ATI LPN
PN ATI Capstone Fundamentals Quiz
1. A nurse is preparing to perform a sterile dressing change for a client who has a surgical wound. Which of the following actions should the nurse take to prevent contamination during the dressing change?
- A. Use sterile gloves only as necessary
- B. Restart the procedure if the sterile solution splashes onto the sterile field while pouring the solution into the dressing tray
- C. Keep the dressing tray on a nearby surface
- D. Avoid speaking during the procedure
Correct answer: B
Rationale: The correct action to prevent contamination during a sterile dressing change is to restart the procedure if the sterile solution splashes onto the sterile field while pouring the solution into the dressing tray. Any contact with the sterile field by non-sterile items makes the field contaminated and requires restarting the procedure to maintain sterility. Choice A is incorrect because sterile gloves should always be used during a sterile procedure to prevent contamination. Choice C is incorrect as the dressing tray should be placed on a sterile surface, not on the client's bed, to maintain sterility. Choice D is also incorrect as talking during the procedure does not necessarily lead to contamination if proper aseptic technique is maintained.
2. A nurse at a provider’s office is interviewing a client who has multiple sclerosis and has been taking dantrolene for several months. Which of the following client statements should the nurse identify as an indication that the medication is effective?
- A. “I don’t have muscle spasms as frequently.”
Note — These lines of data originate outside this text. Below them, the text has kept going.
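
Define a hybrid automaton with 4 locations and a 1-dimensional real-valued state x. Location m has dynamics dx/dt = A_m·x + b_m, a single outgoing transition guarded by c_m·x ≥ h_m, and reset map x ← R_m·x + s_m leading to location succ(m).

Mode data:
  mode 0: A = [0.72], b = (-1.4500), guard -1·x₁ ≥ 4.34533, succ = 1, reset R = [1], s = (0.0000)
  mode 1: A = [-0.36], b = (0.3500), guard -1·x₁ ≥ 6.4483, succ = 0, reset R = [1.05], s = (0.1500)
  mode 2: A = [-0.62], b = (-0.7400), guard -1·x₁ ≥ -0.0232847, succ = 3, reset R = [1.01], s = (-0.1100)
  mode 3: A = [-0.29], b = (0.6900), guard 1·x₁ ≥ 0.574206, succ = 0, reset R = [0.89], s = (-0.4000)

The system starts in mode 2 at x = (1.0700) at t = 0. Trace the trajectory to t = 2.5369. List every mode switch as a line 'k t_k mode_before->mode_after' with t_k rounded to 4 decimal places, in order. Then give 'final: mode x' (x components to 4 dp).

1 1.0011 2->3
2 2.0766 3->0
final: 0 -0.6367

Mode 2: guard c·x = -0.0233 hit at Δt = 1.0011 (t = 1.0011), x⁻ = (0.0233) → reset → x⁺ = (-0.0865), jump to mode 3
Mode 3: guard c·x = 0.5742 hit at Δt = 1.0755 (t = 2.0766), x⁻ = (0.5742) → reset → x⁺ = (0.1110), jump to mode 0
Mode 0: flow for 0.4603 to horizon, guard not reached → x = (-0.6367)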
- B. “I haven’t gotten any colds, even though it is flu season.”
- C. “I feel like my nerve pain has improved.”
- D. “It is easier to urinate now.”
Correct answer: A
Rationale: The correct answer is A: "I don’t have muscle spasms as frequently." The nurse should identify that dantrolene relaxes skeletal muscles, so a decrease in muscle spasms indicates the medication is effective. Choice B is incorrect as cold prevention is not related to dantrolene. Choice C is incorrect because nerve pain improvement is not a direct effect of dantrolene. Choice D is incorrect as dantrolene's action does not affect urination.
3. A client is being taught about the use of digoxin. Which of the following should be included?
- A. Monitor for low blood pressure
- B. It can cause bradycardia
- C. Take it with calcium supplements
- D. It has no side effects
Correct answer: B
Rationale: The correct answer is B: 'It can cause bradycardia.' Digoxin can cause bradycardia as one of its side effects. Clients should be educated about this potential effect and instructed to monitor their heart rate before taking the medication. Choice A is incorrect because digoxin is more likely to cause arrhythmias than low blood pressure. Choice C is incorrect as calcium supplements can interfere with the absorption of digoxin. Choice D is incorrect as digoxin has various side effects, and clients should be aware of them.
4. A nurse is providing discharge instructions to a client following a below-the-knee amputation. Which of the following instructions should the nurse include?
- A. Avoid sitting in a chair for prolonged periods.
- B. Sleep with a pillow under the residual limb.
- C. Elevate the limb continuously for the first 48 hours.
- D. Apply lotion to the residual limb daily.
Correct answer: A
Rationale: The correct answer is to instruct the client to avoid sitting in a chair for prolonged periods. This is important to prevent contractures from developing in the residual limb. Sleeping with a pillow under the residual limb can contribute to contracture formation rather than prevent it. While elevation of the limb is important for reducing swelling and promoting circulation, continuous elevation for 48 hours is not necessary and may not be practical. Applying lotion to the residual limb daily is generally not recommended immediately post-amputation as the wound site needs to heal without interference from lotions or creams.
5. A nurse is assessing a client who is 24 hours postpartum. Which of the following findings should the nurse report to the healthcare provider?
- A. Uterine fundus is firm and midline
- B. Client's perineal pad is saturated in 15 minutes
- C. Client reports breast tenderness when breastfeeding
- D. Client's temperature is 100.4°F
Correct answer: B
Rationale: A perineal pad saturated in 15 minutes is a sign of excessive postpartum bleeding, which requires immediate medical attention to prevent postpartum hemorrhage. The other findings are normal postpartum occurrences. A firm and midline uterine fundus indicates proper involution, breast tenderness during breastfeeding is common due to engorgement, and a temperature of 100.4°F is considered within the normal range for the postpartum period.